Controlling Velvetleaf Using Organic Gardening Techniques

Q&A - is there anything good about velvetleaf?  How do I control it?

Doug says


Velvetleaf is an annual weed growing from seed every year.  Reaching 3 to 8 feet tall or more,  the whole plant is velvety and soft and is completely covered with short, fine hairs.

The large heart-shaped leaves are usually 2 to 5 inches wide (but can get as large as 12-inches) and arranged alternately on the thick stem.  
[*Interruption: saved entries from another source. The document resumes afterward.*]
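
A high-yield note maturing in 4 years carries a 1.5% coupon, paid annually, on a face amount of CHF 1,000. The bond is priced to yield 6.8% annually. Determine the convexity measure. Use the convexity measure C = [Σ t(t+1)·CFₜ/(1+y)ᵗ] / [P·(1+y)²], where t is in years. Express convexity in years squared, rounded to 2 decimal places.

With y = 0.068:
  t   CF        PV=CF/(1+0.068)^t    t·PV        t(t+1)·PV
  1        15.00        14.0449        14.0449          28.0899
  2        15.00        13.1507        26.3014          78.9042
  3        15.00        12.3134        36.9402         147.7606
  4     1,015.00       780.1552     3,120.6210      15,603.1049
  Σ                    819.6643     3,197.9075      15,857.8596
P = 819.6643.
Convexity = Σ t(t+1)·PV / [P·(1+y)²] = 15,857.8596 / (819.6643 × 1.140624) = 16.96157.

16.96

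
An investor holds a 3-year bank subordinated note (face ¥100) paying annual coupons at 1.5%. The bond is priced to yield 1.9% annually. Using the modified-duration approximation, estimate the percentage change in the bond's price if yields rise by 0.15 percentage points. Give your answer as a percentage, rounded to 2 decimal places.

Periodic yield y = 0.019. Modified duration first:
  t   CF        PV=CF/(1+0.019)^t    t·PV
  1         1.50         1.4720         1.4720
  2         1.50         1.4446         2.8892
  3       101.50        95.9276       287.7827
  Σ                     98.8442       292.1439
P = 98.8442; D_Mac = 2.95560 yrs; D_mod = 2.95560/(1+0.019) = 2.90049 yrs.
ΔP/P ≈ -D_mod · Δy = -2.90049 × (+0.0015) = -0.004351 = -0.4351%.

-0.44%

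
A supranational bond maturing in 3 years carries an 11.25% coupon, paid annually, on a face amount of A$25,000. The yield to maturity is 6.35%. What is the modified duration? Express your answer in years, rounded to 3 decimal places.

2.562 years

Periodic yield y = 0.0635. First find Macaulay duration:
  t   CF        PV=CF/(1+0.0635)^t    t·PV
  1     2,812.50     2,644.5698     2,644.5698
  2     2,812.50     2,486.6665     4,973.3330
  3    27,812.50    23,122.1144    69,366.3432
  Σ                 28,253.3507    76,984.2460
P = 28,253.3507; Macaulay duration = 76,984.2460 / 28,253.3507 = 2.72478 years.
Modified duration = D_Mac / (1 + y) = 2.72478 / 1.0635 = 2.56209 years.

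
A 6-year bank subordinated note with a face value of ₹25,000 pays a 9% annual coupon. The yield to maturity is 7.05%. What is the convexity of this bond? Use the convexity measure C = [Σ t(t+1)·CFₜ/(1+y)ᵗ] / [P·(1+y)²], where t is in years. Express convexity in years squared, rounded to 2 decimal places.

28.13

With y = 0.0705:
  t   CF        PV=CF/(1+0.0705)^t    t·PV        t(t+1)·PV
  1     2,250.00     2,101.8216     2,101.8216       4,203.6432
  2     2,250.00     1,963.4018     3,926.8035      11,780.4105
  3     2,250.00     1,834.0979     5,502.2936      22,009.1743
  4     2,250.00     1,713.3095     6,853.2381      34,266.1907
  5     2,250.00     1,600.4760     8,002.3799      48,014.2793
  6    27,250.00    18,106.9990   108,641.9938     760,493.9566
  Σ                 27,320.1057   135,028.5305     880,767.6546
P = 27,320.1057.
Convexity = Σ t(t+1)·PV / [P·(1+y)²] = 880,767.6546 / (27,320.1057 × 1.145970) = 28.13233.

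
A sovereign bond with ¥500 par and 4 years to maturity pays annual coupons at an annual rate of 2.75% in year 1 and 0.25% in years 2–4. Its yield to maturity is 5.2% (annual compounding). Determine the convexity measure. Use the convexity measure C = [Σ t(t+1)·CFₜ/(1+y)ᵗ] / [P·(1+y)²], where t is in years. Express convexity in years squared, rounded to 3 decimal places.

With y = 0.052:
  t   CF        PV=CF/(1+0.052)^t    t·PV        t(t+1)·PV
  1        13.75        13.0703        13.0703          26.1407
  2         1.25         1.1295         2.2590           6.7769
  3         1.25         1.0737         3.2210          12.8838
  4       501.25       409.2526     1,637.0103       8,185.0516
  Σ                    424.5261     1,655.5606       8,230.8530
P = 424.5261.
Convexity = Σ t(t+1)·PV / [P·(1+y)²] = 8,230.8530 / (424.5261 × 1.106704) = 17.51899.

17.519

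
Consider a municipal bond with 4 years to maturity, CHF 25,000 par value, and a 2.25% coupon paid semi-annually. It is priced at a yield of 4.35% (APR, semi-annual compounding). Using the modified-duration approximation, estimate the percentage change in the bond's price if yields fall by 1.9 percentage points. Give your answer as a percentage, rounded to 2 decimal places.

Periodic yield y = 0.02175. Modified duration first:
  t   CF        PV=CF/(1+0.02175)^t    t·PV
  1       281.25       275.2630       275.2630
  2       281.25       269.4035       538.8070
  3       281.25       263.6687       791.0061
  4       281.25       258.0560     1,032.2240
  5       281.25       252.5628     1,262.8138
  6       281.25       247.1864     1,483.1187
  7       281.25       241.9246     1,693.4721
  8    25,281.25    21,283.4179   170,267.3431
  Σ                 23,091.4829   177,344.0477
P = 23,091.4829; D_Mac = 7.68006 half-year periods = 3.84003 yrs; D_mod = 3.84003/(1+0.02175) = 3.75829 yrs.
ΔP/P ≈ -D_mod · Δy = -3.75829 × (-0.019) = +0.071407 = +7.1407%.

+7.14%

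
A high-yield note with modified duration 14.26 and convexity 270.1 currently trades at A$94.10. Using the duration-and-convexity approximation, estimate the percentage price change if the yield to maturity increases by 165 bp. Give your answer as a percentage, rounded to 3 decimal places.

Duration effect: -D_mod·Δy = -14.26 × (+0.0165) = -0.235290
Convexity effect: ½·C·(Δy)² = 0.5 × 270.1 × (0.0165)² = +0.0367673625
ΔP/P ≈ -0.235290 + 0.0367673625 = -0.1985226375
= -19.85226375%.

-19.852%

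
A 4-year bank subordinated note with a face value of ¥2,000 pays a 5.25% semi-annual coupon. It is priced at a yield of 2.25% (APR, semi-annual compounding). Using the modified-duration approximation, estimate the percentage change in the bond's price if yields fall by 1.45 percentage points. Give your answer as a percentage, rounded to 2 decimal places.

+5.28%

Periodic yield y = 0.01125. Modified duration first:
  t   CF        PV=CF/(1+0.01125)^t    t·PV
  1        52.50        51.9159        51.9159
  2        52.50        51.3384       102.6768
  3        52.50        50.7673       152.3018
  4        52.50        50.2025       200.8099
  5        52.50        49.6440       248.2199
  6        52.50        49.0917       294.5502
  7        52.50        48.5456       339.8190
  8     2,052.50     1,876.7866    15,014.2926
  Σ                  2,228.2919    16,404.5861
P = 2,228.2919; D_Mac = 7.36196 half-year periods = 3.68098 yrs; D_mod = 3.68098/(1+0.01125) = 3.64003 yrs.
ΔP/P ≈ -D_mod · Δy = -3.64003 × (-0.0145) = +0.052780 = +5.2780%.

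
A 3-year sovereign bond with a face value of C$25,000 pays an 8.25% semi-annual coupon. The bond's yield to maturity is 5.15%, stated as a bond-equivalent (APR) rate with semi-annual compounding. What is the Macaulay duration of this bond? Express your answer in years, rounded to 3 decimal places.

Periodic yield y = 0.02575. Discount each cash flow and weight by its period:
  t   CF        PV=CF/(1+0.02575)^t    t·PV
  1     1,031.25     1,005.3619     1,005.3619
  2     1,031.25       980.1237     1,960.2475
  3     1,031.25       955.5191     2,866.5574
  4     1,031.25       931.5322     3,726.1287
  5     1,031.25       908.1474     4,540.7369
  6    26,031.25    22,348.3708   134,090.2250
  Σ                 27,129.0552   148,189.2574
Price P = Σ PV = 27,129.0552.
Macaulay duration = Σ(t·PV) / P = 148,189.2574 / 27,129.0552 = 5.46238 half-year periods.
In years: 5.46238 / 2 = 2.73119 years.

2.731 years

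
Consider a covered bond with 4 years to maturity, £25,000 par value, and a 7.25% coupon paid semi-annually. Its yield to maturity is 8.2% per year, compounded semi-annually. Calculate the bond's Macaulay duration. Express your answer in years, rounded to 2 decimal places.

Periodic yield y = 0.041. Discount each cash flow and weight by its period:
  t   CF        PV=CF/(1+0.041)^t    t·PV
  1       906.25       870.5572       870.5572
  2       906.25       836.2701     1,672.5402
  3       906.25       803.3334     2,410.0002
  4       906.25       771.6940     3,086.7758
  5       906.25       741.3006     3,706.5032
  6       906.25       712.1044     4,272.6261
  7       906.25       684.0580     4,788.4059
  8    25,906.25    18,784.4601   150,275.6805
  Σ                 24,203.7776   171,083.0890
Price P = Σ PV = 24,203.7776.
Macaulay duration = Σ(t·PV) / P = 171,083.0890 / 24,203.7776 = 7.06845 half-year periods.
In years: 7.06845 / 2 = 3.53422 years.

3.53 years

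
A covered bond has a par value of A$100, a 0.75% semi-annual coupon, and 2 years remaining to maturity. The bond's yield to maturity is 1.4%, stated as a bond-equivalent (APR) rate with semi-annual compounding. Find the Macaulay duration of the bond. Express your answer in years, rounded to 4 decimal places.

Periodic yield y = 0.007. Discount each cash flow and weight by its period:
  t   CF        PV=CF/(1+0.007)^t    t·PV
  1        0.375         0.3724         0.3724
  2        0.375         0.3698         0.7396
  3        0.375         0.3672         1.1017
  4      100.375        97.6130       390.4520
  Σ                     98.7224       392.6657
Price P = Σ PV = 98.7224.
Macaulay duration = Σ(t·PV) / P = 392.6657 / 98.7224 = 3.97747 half-year periods.
In years: 3.97747 / 2 = 1.98874 years.

1.9887 years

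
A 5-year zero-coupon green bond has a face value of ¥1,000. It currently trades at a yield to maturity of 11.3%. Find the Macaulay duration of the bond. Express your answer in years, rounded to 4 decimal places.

5.0000 years

A zero-coupon bond has a single cash flow at maturity, so its Macaulay duration equals its maturity: 5 years.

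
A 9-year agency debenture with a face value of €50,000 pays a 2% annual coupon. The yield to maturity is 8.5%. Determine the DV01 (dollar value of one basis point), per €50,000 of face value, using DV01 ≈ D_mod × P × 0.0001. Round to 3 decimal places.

Periodic yield y = 0.085.
  t   CF        PV=CF/(1+0.085)^t    t·PV
  1     1,000.00       921.6590       921.6590
  2     1,000.00       849.4553     1,698.9106
  3     1,000.00       782.9081     2,348.7243
  4     1,000.00       721.5743     2,886.2971
  5     1,000.00       665.0454     3,325.2271
  6     1,000.00       612.9451     3,677.6705
  7     1,000.00       564.9264     3,954.4845
  8     1,000.00       520.6694     4,165.3556
  9    51,000.00    24,473.8634   220,264.7710
  Σ                 30,113.0464   243,243.0997
P = 30,113.0464; D_Mac = 8.07766 yrs; D_mod = 7.44485 yrs.
DV01 ≈ 7.44485 × 30,113.0464 × 0.0001 = 22.418719.

€22.419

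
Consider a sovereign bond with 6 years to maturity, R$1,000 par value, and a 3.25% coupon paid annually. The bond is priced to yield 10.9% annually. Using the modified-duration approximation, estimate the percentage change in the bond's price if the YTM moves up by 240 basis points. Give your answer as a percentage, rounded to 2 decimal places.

-11.75%

Periodic yield y = 0.109. Modified duration first:
  t   CF        PV=CF/(1+0.109)^t    t·PV
  1        32.50        29.3057        29.3057
  2        32.50        26.4253        52.8506
  3        32.50        23.8281        71.4842
  4        32.50        21.4861        85.9443
  5        32.50        19.3743        96.8714
  6     1,032.50       555.0100     3,330.0598
  Σ                    675.4294     3,666.5160
P = 675.4294; D_Mac = 5.42842 yrs; D_mod = 5.42842/(1+0.109) = 4.89488 yrs.
ΔP/P ≈ -D_mod · Δy = -4.89488 × (+0.024) = -0.117477 = -11.7477%.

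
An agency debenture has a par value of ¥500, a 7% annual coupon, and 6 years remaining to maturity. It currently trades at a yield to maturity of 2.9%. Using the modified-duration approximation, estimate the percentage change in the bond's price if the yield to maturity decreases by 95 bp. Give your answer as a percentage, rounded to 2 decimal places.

+4.80%

Periodic yield y = 0.029. Modified duration first:
  t   CF        PV=CF/(1+0.029)^t    t·PV
  1        35.00        34.0136        34.0136
  2        35.00        33.0550        66.1100
  3        35.00        32.1234        96.3703
  4        35.00        31.2181       124.8724
  5        35.00        30.3383       151.6915
  6       535.00       450.6730     2,704.0380
  Σ                    611.4214     3,177.0958
P = 611.4214; D_Mac = 5.19625 yrs; D_mod = 5.19625/(1+0.029) = 5.04980 yrs.
ΔP/P ≈ -D_mod · Δy = -5.04980 × (-0.0095) = +0.047973 = +4.7973%.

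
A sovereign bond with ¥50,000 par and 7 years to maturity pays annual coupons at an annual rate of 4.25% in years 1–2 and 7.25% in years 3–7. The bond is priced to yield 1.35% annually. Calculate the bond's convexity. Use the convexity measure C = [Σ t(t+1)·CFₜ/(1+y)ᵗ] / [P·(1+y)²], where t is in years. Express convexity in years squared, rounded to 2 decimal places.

With y = 0.0135:
  t   CF        PV=CF/(1+0.0135)^t    t·PV        t(t+1)·PV
  1     2,125.00     2,096.6946     2,096.6946       4,193.3892
  2     2,125.00     2,068.7663     4,137.5326      12,412.5977
  3     3,625.00     3,482.0640    10,446.1921      41,784.7683
  4     3,625.00     3,435.6823    13,742.7292      68,713.6462
  5     3,625.00     3,389.9184    16,949.5921     101,697.5524
  6     3,625.00     3,344.7641    20,068.5846     140,480.0920
  7    53,625.00    48,820.3663   341,742.5644   2,733,940.5152
  Σ                 66,638.2561   409,183.8895   3,103,222.5610
P = 66,638.2561.
Convexity = Σ t(t+1)·PV / [P·(1+y)²] = 3,103,222.5610 / (66,638.2561 × 1.027182) = 45.33585.

45.34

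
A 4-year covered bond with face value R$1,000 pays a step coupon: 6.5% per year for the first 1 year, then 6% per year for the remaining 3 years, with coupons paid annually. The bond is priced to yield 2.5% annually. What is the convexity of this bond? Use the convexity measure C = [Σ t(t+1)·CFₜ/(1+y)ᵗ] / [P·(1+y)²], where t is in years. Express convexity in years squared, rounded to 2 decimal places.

17.04

With y = 0.025:
  t   CF        PV=CF/(1+0.025)^t    t·PV        t(t+1)·PV
  1        65.00        63.4146        63.4146         126.8293
  2        60.00        57.1089       114.2177         342.6532
  3        60.00        55.7160       167.1479         668.5916
  4     1,060.00       960.3077     3,841.2307      19,206.1537
  Σ                  1,136.5471     4,186.0110      20,344.2277
P = 1,136.5471.
Convexity = Σ t(t+1)·PV / [P·(1+y)²] = 20,344.2277 / (1,136.5471 × 1.050625) = 17.03751.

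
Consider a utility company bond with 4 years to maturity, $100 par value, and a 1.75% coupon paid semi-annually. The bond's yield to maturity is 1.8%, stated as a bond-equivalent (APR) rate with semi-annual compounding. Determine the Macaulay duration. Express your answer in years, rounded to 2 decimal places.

Periodic yield y = 0.009. Discount each cash flow and weight by its period:
  t   CF        PV=CF/(1+0.009)^t    t·PV
  1        0.875         0.8672         0.8672
  2        0.875         0.8595         1.7189
  3        0.875         0.8518         2.5554
  4        0.875         0.8442         3.3768
  5        0.875         0.8367         4.1833
  6        0.875         0.8292         4.9752
  7        0.875         0.8218         5.7526
  8      100.875        93.8975       751.1803
  Σ                     99.8079       774.6098
Price P = Σ PV = 99.8079.
Macaulay duration = Σ(t·PV) / P = 774.6098 / 99.8079 = 7.76101 half-year periods.
In years: 7.76101 / 2 = 3.88050 years.

3.88 years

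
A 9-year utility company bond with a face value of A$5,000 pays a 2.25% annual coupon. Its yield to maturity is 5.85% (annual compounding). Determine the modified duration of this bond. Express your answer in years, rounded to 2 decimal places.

7.66 years

Periodic yield y = 0.0585. First find Macaulay duration:
  t   CF        PV=CF/(1+0.0585)^t    t·PV
  1       112.50       106.2825       106.2825
  2       112.50       100.4086       200.8171
  3       112.50        94.8593       284.5779
  4       112.50        89.6167       358.4669
  5       112.50        84.6639       423.3194
  6       112.50        79.9848       479.9087
  7       112.50        75.5643       528.9499
  8       112.50        71.3881       571.1045
  9     5,112.50     3,064.8947    27,584.0524
  Σ                  3,767.6628    30,537.4794
P = 3,767.6628; Macaulay duration = 30,537.4794 / 3,767.6628 = 8.10515 years.
Modified duration = D_Mac / (1 + y) = 8.10515 / 1.0585 = 7.65721 years.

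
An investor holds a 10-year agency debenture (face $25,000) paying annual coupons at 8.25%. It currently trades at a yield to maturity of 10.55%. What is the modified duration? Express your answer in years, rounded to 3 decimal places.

Periodic yield y = 0.1055. First find Macaulay duration:
  t   CF        PV=CF/(1+0.1055)^t    t·PV
  1     2,062.50     1,865.6716     1,865.6716
  2     2,062.50     1,687.6270     3,375.2540
  3     2,062.50     1,526.5735     4,579.7205
  4     2,062.50     1,380.8896     5,523.5585
  5     2,062.50     1,249.1087     6,245.5433
  6     2,062.50     1,129.9038     6,779.4229
  7     2,062.50     1,022.0749     7,154.5244
  8     2,062.50       924.5363     7,396.2906
  9     2,062.50       836.3060     7,526.7544
  10   27,062.50     9,926.1411    99,261.4110
  Σ                 21,548.8326   149,708.1514
P = 21,548.8326; Macaulay duration = 149,708.1514 / 21,548.8326 = 6.94739 years.
Modified duration = D_Mac / (1 + y) = 6.94739 / 1.1055 = 6.28439 years.

6.284 years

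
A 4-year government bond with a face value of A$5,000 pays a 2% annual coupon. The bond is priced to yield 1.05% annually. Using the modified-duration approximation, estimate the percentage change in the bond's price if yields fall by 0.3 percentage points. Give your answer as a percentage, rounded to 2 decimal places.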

This is mostly a problem for larger farms and not the home vegetable garden where it is easily pulled out in the spring or mulched and kept from germinating.  In extreme infestations of larger plants, the plants can be (and should be) cut to the ground to stop seed germination. Then the roots tilled and cultivated up to stop regrowth.

organic weed control
Velvetleaf courtesy Wikimedia

This plant is native to China where it is used as a fibre crop for making cord, ropes, binder twine and coarse cloth and papers.  I'm told the seeds are edible as well.

It is considered a noxious weed in warmer areas where its long growing season 85-90 days allows it to set seed.  In very cold regions, it will not likely have the ability to grow and set seed. Note the roots do not live over the winter but it self-sows to keep on reproducing.

In short, there is absolutely no reason to grow this plant unless you want to make coarse paper and it is considered a noxious annual weed in warmer areas.

Control is by cultivation - even on large commercial farms.

You can burn off the tops with an acetic acid organic herbicide such as 'Sharpshooter' or the home mixed alternative.

You can also use corn gluten (article about it) to stop the seeds from germinating.